You took the principle of the right to bear arms, and twisted it into a partisan attack while exploiting a tragedy involving a youth and murders.
Almost makes me wish there is a Hell, and that there are special Circles for some people.
269 - foolkiller
(side note: I chose this name for my current "dipping the toe back in the water" bit very carefully, and with you in mind, Dave.
it's one of my old bands, the underground/punk/political band i was playing in about the same time you were DJing for a college station as referenced by you yourself as "old punk days"...
it very well reminds me and demonstrates the difference between us in many ways... you were on the radio, talking about it and spinning records...i was out living and playing it with many of the folks whose music you were playing
end Interlude)
270 - MCH
Vox Populi was a DJ?
271 - MCH
I knew he was a male cheerleader, but I think this is the first I've heard about DJing...
272 - Dave Nalle
It is wonderfully ironic that I agree with the assessment about Lott...but that you as writing it fail to see when ANY GOP type does the same...yourself included.
But the problem here is that when any GOP type regardless of who they are or what their greater agenda is, says anything you assume from the outset that they are lying and distorting. Your preconceptions invalidate your response to them.
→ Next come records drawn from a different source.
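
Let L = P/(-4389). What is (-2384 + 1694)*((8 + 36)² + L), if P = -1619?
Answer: -1954706290/1463 ≈ -1.3361e+6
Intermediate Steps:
L = 1619/4389 (L = -1619/(-4389) = -1619*(-1/4389) = 1619/4389 ≈ 0.36888)
(-2384 + 1694)*((8 + 36)² + L) = (-2384 + 1694)*((8 + 36)² + 1619/4389) = -690*(44² + 1619/4389) = -690*(1936 + 1619/4389) = -690*8498723/4389 = -1954706290/1463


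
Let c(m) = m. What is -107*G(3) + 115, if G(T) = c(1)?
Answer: 8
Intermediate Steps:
G(T) = 1
-107*G(3) + 115 = -107*1 + 115 = -107 + 115 = 8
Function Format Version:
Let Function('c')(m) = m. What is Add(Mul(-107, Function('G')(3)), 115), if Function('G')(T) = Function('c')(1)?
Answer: 8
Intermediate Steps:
Function('G')(T) = 1
Add(Mul(-107, Function('G')(3)), 115) = Add(Mul(-107, 1), 115) = Add(-107, 115) = 8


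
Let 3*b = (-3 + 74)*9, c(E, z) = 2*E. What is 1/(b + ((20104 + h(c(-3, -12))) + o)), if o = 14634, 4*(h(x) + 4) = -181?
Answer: 4/139607 ≈ 2.8652e-5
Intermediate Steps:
h(x) = -197/4 (h(x) = -4 + (¼)*(-181) = -4 - 181/4 = -197/4)
b = 213 (b = ((-3 + 74)*9)/3 = (71*9)/3 = (⅓)*639 = 213)
1/(b + ((20104 + h(c(-3, -12))) + o)) = 1/(213 + ((20104 - 197/4) + 14634)) = 1/(213 + (80219/4 + 14634)) = 1/(213 + 138755/4) = 1/(139607/4) = 4/139607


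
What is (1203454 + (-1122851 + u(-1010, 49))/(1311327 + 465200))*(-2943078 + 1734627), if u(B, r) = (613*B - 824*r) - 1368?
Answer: -2583628045563844383/1776527 ≈ -1.4543e+12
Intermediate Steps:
u(B, r) = -1368 - 824*r + 613*B (u(B, r) = (-824*r + 613*B) - 1368 = -1368 - 824*r + 613*B)
(1203454 + (-1122851 + u(-1010, 49))/(1311327 + 465200))*(-2943078 + 1734627) = (1203454 + (-1122851 + (-1368 - 824*49 + 613*(-1010)))/(1311327 + 465200))*(-2943078 + 1734627) = (1203454 + (-1122851 + (-1368 - 40376 - 619130))/1776527)*(-1208451) = (1203454 + (-1122851 - 660874)*(1/1776527))*(-1208451) = (1203454 - 1783725*1/1776527)*(-1208451) = (1203454 - 1783725/1776527)*(-1208451) = (2137966740533/1776527)*(-1208451) = -2583628045563844383/1776527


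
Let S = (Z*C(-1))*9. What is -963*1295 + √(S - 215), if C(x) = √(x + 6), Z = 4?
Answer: -1247085 + I*√(215 - 36*√5) ≈ -1.2471e+6 + 11.597*I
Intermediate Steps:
C(x) = √(6 + x)
S = 36*√5 (S = (4*√(6 - 1))*9 = (4*√5)*9 = 36*√5 ≈ 80.498)
-963*1295 + √(S - 215) = -963*1295 + √(36*√5 - 215) = -1247085 + √(-215 + 36*√5)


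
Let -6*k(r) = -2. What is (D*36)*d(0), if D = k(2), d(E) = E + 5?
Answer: 60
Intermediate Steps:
d(E) = 5 + E
k(r) = ⅓ (k(r) = -⅙*(-2) = ⅓)
D = ⅓ ≈ 0.33333
(D*36)*d(0) = ((⅓)*36)*(5 + 0) = 12*5 = 60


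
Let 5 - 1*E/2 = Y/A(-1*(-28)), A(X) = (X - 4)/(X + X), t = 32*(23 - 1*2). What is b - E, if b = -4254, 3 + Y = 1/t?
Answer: -616031/144 ≈ -4278.0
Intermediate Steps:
t = 672 (t = 32*(23 - 2) = 32*21 = 672)
A(X) = (-4 + X)/(2*X) (A(X) = (-4 + X)/((2*X)) = (-4 + X)*(1/(2*X)) = (-4 + X)/(2*X))
Y = -2015/672 (Y = -3 + 1/672 = -2015/672 ≈ -2.9985)
E = 3455/144 (E = 10 - (-2015)/(336*((-4 - 1*(-28))/(2*((-1*(-28)))))) = 10 - (-2015)/(336*((1/2)*(-4 + 28)/28)) = 10 - (-2015)/(336*((1/2)*(1/28)*24)) = 10 - (-2015)/(336*3/7) = 10 - (-2015)*7/(336*3) = 10 - 2*(-2015/288) = 10 + 2015/144 = 3455/144 ≈ 23.993)
b - E = -4254 - 1*3455/144 = -4254 - 3455/144 = -616031/144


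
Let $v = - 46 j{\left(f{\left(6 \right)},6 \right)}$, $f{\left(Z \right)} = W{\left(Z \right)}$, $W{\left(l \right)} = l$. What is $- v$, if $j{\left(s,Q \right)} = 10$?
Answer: $460$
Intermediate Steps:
$f{\left(Z \right)} = Z$
$v = -460$ ($v = \left(-46\right) 10 = -460$)
$- v = \left(-1\right) \left(-460\right) = 460$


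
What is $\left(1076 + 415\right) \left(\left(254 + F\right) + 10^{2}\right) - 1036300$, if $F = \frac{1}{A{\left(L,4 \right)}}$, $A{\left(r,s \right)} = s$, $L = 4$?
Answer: $- \frac{2032453}{4} \approx -5.0811 \cdot 10^{5}$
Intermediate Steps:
$F = \frac{1}{4} \approx 0.25$
$\left(1076 + 415\right) \left(\left(254 + F\right) + 10^{2}\right) - 1036300 = \left(1076 + 415\right) \left(\left(254 + \frac{1}{4}\right) + 10^{2}\right) - 1036300 = 1491 \left(\frac{1017}{4} + 100\right) - 1036300 = 1491 \cdot \frac{1417}{4} - 1036300 = \frac{2112747}{4} - 1036300 = - \frac{2032453}{4}$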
You took the principle of the right to bear arms, and twisted it into a partisan attack while exploiting a tragedy involving a youth and murders.
Actually, that's not the process I went through. I started out to write a simple news piece which just didn't overlook the fact that the kid was Muslim. But then I got caught up in some of the coverage of officer Hammond, and picked up on something he said, which led me in a different direction and onto the armed citizen response theme, which I still think is vitally important.
You can't expect an effective police response to sudden, unplanned attacks like this. The only way they are likely to be stopped is if someone among the potential victims happens to be armed.
it very well reminds me and demonstrates the difference between us in many ways... you were on the radio, talking about it and spinning records...i was out living and playing it with many of the folks whose music you were playing
Sorry for having zero musical talent and being tone deaf. And you're right, those old days do highlight the difference between us. You were in a band whining about how oppressed we all are, and I wasn't just DJing, I was organizing political rallies and protests against the oppressors, trying to actually DO something.
Dave
273 - Clavos
From today's Miami Herald:
A prominent Miami-Dade traffic-ticket lawyer, facing an armed robber, pulled a gun from his glove compartment and stopped his attacker dead with a volley of gunfire.
Traffic Ticket Office's Scott Hidnert was backing out of his North-Central Miami-Dade office in his black Mercedes Thursday night when the robber rushed him.
Handcuffs stuffed in his pocket and a ski mask pulled over his head, the attacker pointed his weapon at Hidnert.
''I'm lucky to be alive,'' the lawyer said...
...The incident follows two recent high-profile self-defense shootings, both fatal, neither resulting in criminal charges.
Last year, a new Florida law was enacted that loosened the standard for self-defense, allowing threatened citizens to shoot first even if attackers don't show a gun.
''I don't expect any charges. He had a gun and was aiming at me,'' Hidnert said. ``If his gun didn't jam, he would have shot me.''
274 - Dave Nalle
Anecdotal evidence abounds in Florida given the high rate of violent crime there in the first place.
BTW, that last legal change referred to is what's called a 'castle' law, and they're under consideration in a couple of dozen states right now, including here in Texas.